Los tiempos cambian. Antes, un aficionado a la ópera se hubiera negado a compartir el espectáculo del arte lírico desde una pantalla. Algunos, todavía ahora y con cierta razón, les parece inaceptable que los cantantes realicen funciones en donde los micrófonos se apoderen del sonido, que además se filtra y se le otorga potencia, porque todo esto termina por disolver las posibilidades reales de un intérprete.

La paradoja es un tanto absurda, sobre todo porque cualquier registro fonográfico pasa por una serie de alteraciones que, si el ingeniero encargado de la grabación es eficiente, hace que la voz mejore en un buen porcentaje.

En fin, esos son asuntos polémicos que nunca acaban de discutirse. Por lo pronto, algo que es una realidad son las transmisiones de las temporadas de ópera desde el Met de Nueva York.

Puestas en escena fastuosas, cantantes de primerísimo nivel, escenógrafos tradicionalistas o audaces, todo un conjunto de propuestas que están ante los ojos y los oídos de un espectador que acude al Auditorio Nacional y queda complacido ante un espectáculo que se mantiene vivo y con una infinidad de escuchas.

Tan sólo, la función de El elíxir de amor de Gaetano Donizetti, en la producción de Bartlett Sher, en donde compartieron los papeles protagónicos Ana Netrebko, Mathew Polenzani, Mariusz Kwiecien y Ambrogio Maestri fue de belleza singular. Trabajada en la estética del realismo, se usaron pollos asados y frutas para que los cantantes hicieran a un lado los alimentos de utilería. Se cuidaron todos los detalles, manteles rústicos y un sinfín de elementos atisbados por el recorrido de las cámaras. Sin que esto sustituya la experiencia inigualable de asistir al teatro y conservar un punto de vista, aunque este sea menos indiscreto.

El sonido en las transmisiones es espectacular y se despliega con toda su riqueza expresiva a lo largo y ancho del Auditorio Nacional. También es posible encontrar la excelencia en cantantes jóvenes como el caso del tenor estadunidense Mathew Polenzani, de hermoso timbre y capacidades vocales que ya, desde ahora, dan fruto.

La Netrebko, figura destacada de la escena internacional, es un deleite absoluto. Hermosa, algunos le reprochan su capacidad para sumar kilos, aún así, lo que importa es su presencia carismática y, sobre todo, su técnica y su delicadeza vocal.
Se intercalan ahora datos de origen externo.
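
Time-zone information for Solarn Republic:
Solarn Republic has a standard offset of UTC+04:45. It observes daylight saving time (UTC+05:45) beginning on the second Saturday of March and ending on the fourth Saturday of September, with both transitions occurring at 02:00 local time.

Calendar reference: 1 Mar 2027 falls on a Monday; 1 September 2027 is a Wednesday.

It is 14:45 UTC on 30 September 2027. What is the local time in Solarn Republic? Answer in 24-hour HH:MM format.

19:30

1 March 2027 is a Monday, so the first Saturday is March 6 and the second is March 13.
1 September 2027 is a Wednesday, so the first Saturday is September 4 and the fourth is September 25.
At the standard offset (UTC+04:45), 14:45 UTC + 4h45m = 19:30 Solarn Republic standard time.
The standard-time date in Solarn Republic, 30 September 2027, does not fall between 13 March and 25 September, so daylight saving is not in effect and Solarn Republic is at UTC+04:45.
14:45 UTC + 4h45m = 19:30 local.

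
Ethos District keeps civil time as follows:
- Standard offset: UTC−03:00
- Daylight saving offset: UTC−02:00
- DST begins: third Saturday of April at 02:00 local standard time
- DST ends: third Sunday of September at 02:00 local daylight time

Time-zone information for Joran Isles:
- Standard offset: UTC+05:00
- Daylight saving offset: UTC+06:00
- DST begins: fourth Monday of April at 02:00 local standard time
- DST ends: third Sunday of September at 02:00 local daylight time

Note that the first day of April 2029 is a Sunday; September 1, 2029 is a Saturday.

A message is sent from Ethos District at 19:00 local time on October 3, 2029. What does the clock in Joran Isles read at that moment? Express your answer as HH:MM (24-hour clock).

03:00

1 April 2029 is a Sunday, so the first Saturday is April 7 and the third is April 21.
1 September 2029 is a Saturday, so the first Sunday is September 2 and the third is September 16.
October 3, 2029 does not fall between 21 April and 16 September, so daylight saving is not in effect and Ethos District is at UTC−03:00.
19:00 Ethos District + 3h = 22:00 UTC.
1 April 2029 is a Sunday, so the first Monday is April 2 and the fourth is April 23.
1 September 2029 is a Saturday, so the first Sunday is September 2 and the third is September 16.
At the standard offset (UTC+05:00), 22:00 UTC + 5h = 03:00 Joran Isles standard time (rolling into the next day, 4 October 2029).
Daylight saving runs 23 April – 16 September; the standard-time date in Joran Isles, October 4, 2029, is outside that window, so Joran Isles is on standard time at UTC+05:00.
22:00 UTC + 5h = 03:00 Joran Isles (rolling into the next day, 4 October 2029).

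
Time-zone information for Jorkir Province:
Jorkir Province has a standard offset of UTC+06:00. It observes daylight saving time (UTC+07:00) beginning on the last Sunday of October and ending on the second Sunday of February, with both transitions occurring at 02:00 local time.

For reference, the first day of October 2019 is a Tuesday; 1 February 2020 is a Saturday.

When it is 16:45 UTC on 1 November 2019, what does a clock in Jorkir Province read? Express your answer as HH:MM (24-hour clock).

1 October 2019 is a Tuesday, so Sundays fall on 6, 13, 20, 27; the last is October 27.
1 February 2020 is a Saturday, so the first Sunday is February 2 and the second is February 9.
At the standard offset (UTC+06:00), 16:45 UTC + 6h = 22:45 Jorkir Province standard time.
The standard-time date in Jorkir Province, 1 November 2019, falls between 27 October 2019 and 9 February 2020, so daylight saving is in effect and Jorkir Province is at UTC+07:00.
16:45 UTC + 7h = 23:45 local.

23:45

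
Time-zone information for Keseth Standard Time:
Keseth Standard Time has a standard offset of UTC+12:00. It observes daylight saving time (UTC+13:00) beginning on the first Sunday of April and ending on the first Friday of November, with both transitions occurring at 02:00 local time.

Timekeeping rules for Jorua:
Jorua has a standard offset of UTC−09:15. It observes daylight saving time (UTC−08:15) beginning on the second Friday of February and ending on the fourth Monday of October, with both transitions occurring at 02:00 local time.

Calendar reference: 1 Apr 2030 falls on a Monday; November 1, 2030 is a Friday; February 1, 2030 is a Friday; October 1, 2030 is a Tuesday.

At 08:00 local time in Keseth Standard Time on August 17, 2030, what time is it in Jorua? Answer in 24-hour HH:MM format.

1 April 2030 is a Monday, so the first Sunday is April 7.
1 November 2030 is a Friday, so the first Friday is November 1.
August 17, 2030 falls between 7 April and 1 November, so daylight saving is in effect and Keseth Standard Time is at UTC+13:00.
08:00 Keseth Standard Time − 13h = 19:00 UTC (rolling into the previous day, 16 August 2030).
1 February 2030 is a Friday, so the first Friday is February 1 and the second is February 8.
1 October 2030 is a Tuesday, so the first Monday is October 7 and the fourth is October 28.
At the standard offset (UTC−09:15), 19:00 UTC − 9h15m = 09:45 Jorua standard time.
The standard-time date in Jorua, August 16, 2030, lies within the daylight-saving period (8 February – 28 October), so Jorua is on daylight time, UTC−08:15.
19:00 UTC − 8h15m = 10:45 Jorua.

10:45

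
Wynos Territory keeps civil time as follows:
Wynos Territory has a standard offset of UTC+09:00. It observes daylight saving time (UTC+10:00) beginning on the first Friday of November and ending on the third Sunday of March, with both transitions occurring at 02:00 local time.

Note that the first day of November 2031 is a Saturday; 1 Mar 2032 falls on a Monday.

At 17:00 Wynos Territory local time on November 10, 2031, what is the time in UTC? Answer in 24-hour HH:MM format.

1 November 2031 is a Saturday, so the first Friday is November 7.
1 March 2032 is a Monday, so the first Sunday is March 7 and the third is March 21.
November 10, 2031 falls between 7 November 2031 and 21 March 2032, so daylight saving is in effect and Wynos Territory is at UTC+10:00.
17:00 local − 10h = 07:00 UTC.

07:00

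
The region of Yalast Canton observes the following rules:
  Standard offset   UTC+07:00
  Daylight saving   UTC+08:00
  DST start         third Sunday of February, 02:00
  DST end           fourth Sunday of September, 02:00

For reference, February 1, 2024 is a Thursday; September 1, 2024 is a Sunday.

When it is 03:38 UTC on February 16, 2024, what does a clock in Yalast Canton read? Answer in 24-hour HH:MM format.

10:38

1 February 2024 is a Thursday, so the first Sunday is February 4 and the third is February 18.
1 September 2024 is a Sunday, so the first Sunday is September 1 and the fourth is September 22.
At the standard offset (UTC+07:00), 03:38 UTC + 7h = 10:38 Yalast Canton standard time.
Daylight saving runs 18 February – 22 September; the standard-time date in Yalast Canton, February 16, 2024, is outside that window, so Yalast Canton is on standard time at UTC+07:00.
03:38 UTC + 7h = 10:38 local.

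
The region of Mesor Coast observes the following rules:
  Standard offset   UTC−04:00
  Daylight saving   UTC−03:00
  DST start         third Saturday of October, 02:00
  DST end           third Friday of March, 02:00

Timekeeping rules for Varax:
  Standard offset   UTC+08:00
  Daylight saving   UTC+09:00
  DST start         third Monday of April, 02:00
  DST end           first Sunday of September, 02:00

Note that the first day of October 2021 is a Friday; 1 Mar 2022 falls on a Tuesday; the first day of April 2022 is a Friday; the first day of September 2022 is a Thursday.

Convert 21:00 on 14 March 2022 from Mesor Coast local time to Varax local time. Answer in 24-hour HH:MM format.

1 October 2021 is a Friday, so the first Saturday is October 2 and the third is October 16.
1 March 2022 is a Tuesday, so the first Friday is March 4 and the third is March 18.
14 March 2022 lies within the daylight-saving period (16 October 2021 – 18 March 2022), so Mesor Coast is on daylight time, UTC−03:00.
21:00 Mesor Coast + 3h = 00:00 UTC (rolling into the next day, 15 March 2022).
1 April 2022 is a Friday, so the first Monday is April 4 and the third is April 18.
1 September 2022 is a Thursday, so the first Sunday is September 4.
At the standard offset (UTC+08:00), 00:00 UTC + 8h = 08:00 Varax standard time.
Daylight saving runs 18 April – 4 September; the standard-time date in Varax, 15 March 2022, is outside that window, so Varax is on standard time at UTC+08:00.
00:00 UTC + 8h = 08:00 Varax.

08:00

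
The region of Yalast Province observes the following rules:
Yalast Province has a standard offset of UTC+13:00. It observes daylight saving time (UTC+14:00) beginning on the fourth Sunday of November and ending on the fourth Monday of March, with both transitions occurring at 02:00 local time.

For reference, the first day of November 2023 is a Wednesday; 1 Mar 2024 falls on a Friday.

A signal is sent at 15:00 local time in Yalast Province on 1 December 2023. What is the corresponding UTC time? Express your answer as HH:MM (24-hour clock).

1 November 2023 is a Wednesday, so the first Sunday is November 5 and the fourth is November 26.
1 March 2024 is a Friday, so the first Monday is March 4 and the fourth is March 25.
1 December 2023 lies within the daylight-saving period (26 November 2023 – 25 March 2024), so Yalast Province is on daylight time, UTC+14:00.
15:00 local − 14h = 01:00 UTC.

01:00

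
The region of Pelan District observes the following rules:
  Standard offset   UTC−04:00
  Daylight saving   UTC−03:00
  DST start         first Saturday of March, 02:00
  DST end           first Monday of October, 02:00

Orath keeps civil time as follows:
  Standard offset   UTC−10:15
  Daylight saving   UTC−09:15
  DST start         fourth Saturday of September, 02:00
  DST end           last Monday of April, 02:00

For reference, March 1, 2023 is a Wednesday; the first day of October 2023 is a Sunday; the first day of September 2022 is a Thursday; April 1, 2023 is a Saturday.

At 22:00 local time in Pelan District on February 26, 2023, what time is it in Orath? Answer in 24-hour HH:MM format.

16:45

1 March 2023 is a Wednesday, so the first Saturday is March 4.
1 October 2023 is a Sunday, so the first Monday is October 2.
Daylight saving runs 4 March – 2 October; February 26, 2023 is outside that window, so Pelan District is on standard time at UTC−04:00.
22:00 Pelan District + 4h = 02:00 UTC (rolling into the next day, 27 February 2023).
1 September 2022 is a Thursday, so the first Saturday is September 3 and the fourth is September 24.
1 April 2023 is a Saturday, so Mondays fall on 3, 10, 17, 24; the last is April 24.
At the standard offset (UTC−10:15), 02:00 UTC − 10h15m = 15:45 Orath standard time (rolling into the previous day, 26 February 2023).
The standard-time date in Orath, February 26, 2023, falls between 24 September 2022 and 24 April 2023, so daylight saving is in effect and Orath is at UTC−09:15.
02:00 UTC − 9h15m = 16:45 Orath (rolling into the previous day, 26 February 2023).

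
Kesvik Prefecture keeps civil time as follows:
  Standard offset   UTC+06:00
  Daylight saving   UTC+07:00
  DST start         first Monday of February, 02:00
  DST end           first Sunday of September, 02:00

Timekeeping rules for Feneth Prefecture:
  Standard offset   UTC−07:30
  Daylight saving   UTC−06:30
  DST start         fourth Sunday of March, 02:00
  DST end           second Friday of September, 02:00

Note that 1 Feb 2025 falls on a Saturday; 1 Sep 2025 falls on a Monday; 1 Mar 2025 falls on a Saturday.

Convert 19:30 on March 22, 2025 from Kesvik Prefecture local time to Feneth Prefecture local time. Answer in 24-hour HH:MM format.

05:00

1 February 2025 is a Saturday, so the first Monday is February 3.
1 September 2025 is a Monday, so the first Sunday is September 7.
March 22, 2025 falls between 3 February and 7 September, so daylight saving is in effect and Kesvik Prefecture is at UTC+07:00.
19:30 Kesvik Prefecture − 7h = 12:30 UTC.
1 March 2025 is a Saturday, so the first Sunday is March 2 and the fourth is March 23.
1 September 2025 is a Monday, so the first Friday is September 5 and the second is September 12.
At the standard offset (UTC−07:30), 12:30 UTC − 7h30m = 05:00 Feneth Prefecture standard time.
Daylight saving runs 23 March – 12 September; the standard-time date in Feneth Prefecture, March 22, 2025, is outside that window, so Feneth Prefecture is on standard time at UTC−07:30.
12:30 UTC − 7h30m = 05:00 Feneth Prefecture.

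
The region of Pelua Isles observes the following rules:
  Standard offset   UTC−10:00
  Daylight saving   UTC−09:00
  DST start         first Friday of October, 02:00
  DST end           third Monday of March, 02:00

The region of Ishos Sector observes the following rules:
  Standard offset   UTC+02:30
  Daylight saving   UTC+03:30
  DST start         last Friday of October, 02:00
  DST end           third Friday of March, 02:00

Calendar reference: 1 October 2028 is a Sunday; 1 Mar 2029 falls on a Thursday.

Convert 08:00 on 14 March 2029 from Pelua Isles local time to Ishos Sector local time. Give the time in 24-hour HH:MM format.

20:30

1 October 2028 is a Sunday, so the first Friday is October 6.
1 March 2029 is a Thursday, so the first Monday is March 5 and the third is March 19.
14 March 2029 lies within the daylight-saving period (6 October 2028 – 19 March 2029), so Pelua Isles is on daylight time, UTC−09:00.
08:00 Pelua Isles + 9h = 17:00 UTC.
1 October 2028 is a Sunday, so Fridays fall on 6, 13, 20, 27; the last is October 27.
1 March 2029 is a Thursday, so the first Friday is March 2 and the third is March 16.
At the standard offset (UTC+02:30), 17:00 UTC + 2h30m = 19:30 Ishos Sector standard time.
The standard-time date in Ishos Sector, 14 March 2029, lies within the daylight-saving period (27 October 2028 – 16 March 2029), so Ishos Sector is on daylight time, UTC+03:30.
17:00 UTC + 3h30m = 20:30 Ishos Sector.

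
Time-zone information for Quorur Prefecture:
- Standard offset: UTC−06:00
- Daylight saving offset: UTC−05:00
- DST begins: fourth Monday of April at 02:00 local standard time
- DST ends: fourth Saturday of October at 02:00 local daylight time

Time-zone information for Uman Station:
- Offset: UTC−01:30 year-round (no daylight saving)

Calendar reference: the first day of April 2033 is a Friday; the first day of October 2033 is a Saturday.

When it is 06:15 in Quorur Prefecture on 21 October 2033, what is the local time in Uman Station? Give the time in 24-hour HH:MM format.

1 April 2033 is a Friday, so the first Monday is April 4 and the fourth is April 25.
1 October 2033 is a Saturday, so the first Saturday is October 1 and the fourth is October 22.
21 October 2033 falls between 25 April and 22 October, so daylight saving is in effect and Quorur Prefecture is at UTC−05:00.
06:15 Quorur Prefecture + 5h = 11:15 UTC.
Uman Station stays on UTC−01:30 all year.
11:15 UTC − 1h30m = 09:45 Uman Station.

09:45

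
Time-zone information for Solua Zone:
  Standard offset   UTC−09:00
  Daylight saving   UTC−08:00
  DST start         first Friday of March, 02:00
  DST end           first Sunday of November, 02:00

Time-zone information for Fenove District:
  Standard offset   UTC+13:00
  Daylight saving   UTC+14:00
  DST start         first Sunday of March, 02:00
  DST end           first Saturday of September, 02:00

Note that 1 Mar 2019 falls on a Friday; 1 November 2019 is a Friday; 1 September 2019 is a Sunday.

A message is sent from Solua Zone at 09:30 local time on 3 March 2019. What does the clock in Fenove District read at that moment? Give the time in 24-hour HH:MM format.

07:30

1 March 2019 is a Friday, so the first Friday is March 1.
1 November 2019 is a Friday, so the first Sunday is November 3.
3 March 2019 lies within the daylight-saving period (1 March – 3 November), so Solua Zone is on daylight time, UTC−08:00.
09:30 Solua Zone + 8h = 17:30 UTC.
1 March 2019 is a Friday, so the first Sunday is March 3.
1 September 2019 is a Sunday, so the first Saturday is September 7.
At the standard offset (UTC+13:00), 17:30 UTC + 13h = 06:30 Fenove District standard time (rolling into the next day, 4 March 2019).
The standard-time date in Fenove District, 4 March 2019, falls between 3 March and 7 September, so daylight saving is in effect and Fenove District is at UTC+14:00.
17:30 UTC + 14h = 07:30 Fenove District (rolling into the next day, 4 March 2019).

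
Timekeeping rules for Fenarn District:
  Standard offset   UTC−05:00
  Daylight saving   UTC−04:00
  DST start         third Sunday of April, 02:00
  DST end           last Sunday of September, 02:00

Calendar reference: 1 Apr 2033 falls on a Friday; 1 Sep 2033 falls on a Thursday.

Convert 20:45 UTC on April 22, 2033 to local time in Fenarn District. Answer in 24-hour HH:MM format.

1 April 2033 is a Friday, so the first Sunday is April 3 and the third is April 17.
1 September 2033 is a Thursday, so Sundays fall on 4, 11, 18, 25; the last is September 25.
At the standard offset (UTC−05:00), 20:45 UTC − 5h = 15:45 Fenarn District standard time.
The standard-time date in Fenarn District, April 22, 2033, lies within the daylight-saving period (17 April – 25 September), so Fenarn District is on daylight time, UTC−04:00.
20:45 UTC − 4h = 16:45 local.

16:45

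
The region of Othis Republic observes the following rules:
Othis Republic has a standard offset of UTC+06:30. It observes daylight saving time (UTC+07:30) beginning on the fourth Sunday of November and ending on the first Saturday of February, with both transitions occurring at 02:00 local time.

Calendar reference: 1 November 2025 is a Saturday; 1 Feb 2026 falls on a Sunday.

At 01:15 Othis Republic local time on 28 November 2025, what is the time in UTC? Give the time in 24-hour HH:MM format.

17:45

1 November 2025 is a Saturday, so the first Sunday is November 2 and the fourth is November 23.
1 February 2026 is a Sunday, so the first Saturday is February 7.
28 November 2025 lies within the daylight-saving period (23 November 2025 – 7 February 2026), so Othis Republic is on daylight time, UTC+07:30.
01:15 local − 7h30m = 17:45 UTC (rolling into the previous day, 27 November 2025).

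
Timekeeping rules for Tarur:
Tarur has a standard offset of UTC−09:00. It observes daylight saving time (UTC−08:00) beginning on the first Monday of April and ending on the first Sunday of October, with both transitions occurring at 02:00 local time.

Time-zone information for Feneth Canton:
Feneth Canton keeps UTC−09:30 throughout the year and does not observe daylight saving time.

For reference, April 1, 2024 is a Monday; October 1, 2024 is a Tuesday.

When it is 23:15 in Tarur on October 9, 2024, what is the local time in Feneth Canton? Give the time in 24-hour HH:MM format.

22:45

1 April 2024 is a Monday, so the first Monday is April 1.
1 October 2024 is a Tuesday, so the first Sunday is October 6.
October 9, 2024 is outside the daylight-saving period (1 April – 6 October), so Tarur is on standard time, UTC−09:00.
23:15 Tarur + 9h = 08:15 UTC (rolling into the next day, 10 October 2024).
Feneth Canton has no daylight saving, so its offset is UTC−09:30 year-round.
08:15 UTC − 9h30m = 22:45 Feneth Canton (rolling into the previous day, 9 October 2024).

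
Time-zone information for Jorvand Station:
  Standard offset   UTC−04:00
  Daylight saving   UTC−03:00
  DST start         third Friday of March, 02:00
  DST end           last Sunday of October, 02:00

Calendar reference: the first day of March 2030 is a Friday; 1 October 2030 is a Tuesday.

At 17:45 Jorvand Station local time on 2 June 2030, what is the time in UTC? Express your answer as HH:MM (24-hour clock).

1 March 2030 is a Friday, so the first Friday is March 1 and the third is March 15.
1 October 2030 is a Tuesday, so Sundays fall on 6, 13, 20, 27; the last is October 27.
2 June 2030 lies within the daylight-saving period (15 March – 27 October), so Jorvand Station is on daylight time, UTC−03:00.
17:45 local + 3h = 20:45 UTC.

20:45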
Si hace más de un lustro se consagraba, al lado de Rolando Villazón, en La Traviata, enfundada en un vestido rojo de seda, ahora es una cantante de enorme solidez y una experta en belcantismo. Por cierto que el año pasado en el Met, la soprano francesa Natalie Dessay tuvo un descalabro con la más famosa de las óperas de Verdi al desafinar y entrar en una especie de caída libre ante la misma puesta escénica, con todo y el atuendo escarlata, que hiciera triunfar a su antecesora Netrebko.

La temporada que en la actualidad se transmite, la del 2012-2013 es un recorrido que incluye algunas novedades, entre ellas La tempestad del compositor inglés contemporáneo Thomas Adès, que se estrenara en 2004 y que retoma la obra de William Shakespeare; o la reposición de Francesca da Rimini del italiano Riccardo Zandonai, que tardó 25 años en retornar al escenario neoyorquino. Un hecho es determinante, la ópera del Met cuenta con los recursos necesarios, sobre todo en lo económico, para hacer lo que quiera, además de ser una institución que se maneja de manera global y admite cantantes de todo el orbe. Sus exigencias son mayúsculas y los resultados lo demuestran, por lo regular sus funciones son opulentas, plenas de aciertos y, por ello, si hay fallas estas se amplifican al extremo. Asistir los sábados al Auditorio para ver estas transmisiones es una víspera del gozo.

La próxima función es Otelo de Verdi con Renée Fleming y Johan Botha, y es el sábado 27 a l medio día. Por unas horas es oportuno alejarse del purismo y disfrutar un espectáculo que atrapa sin más.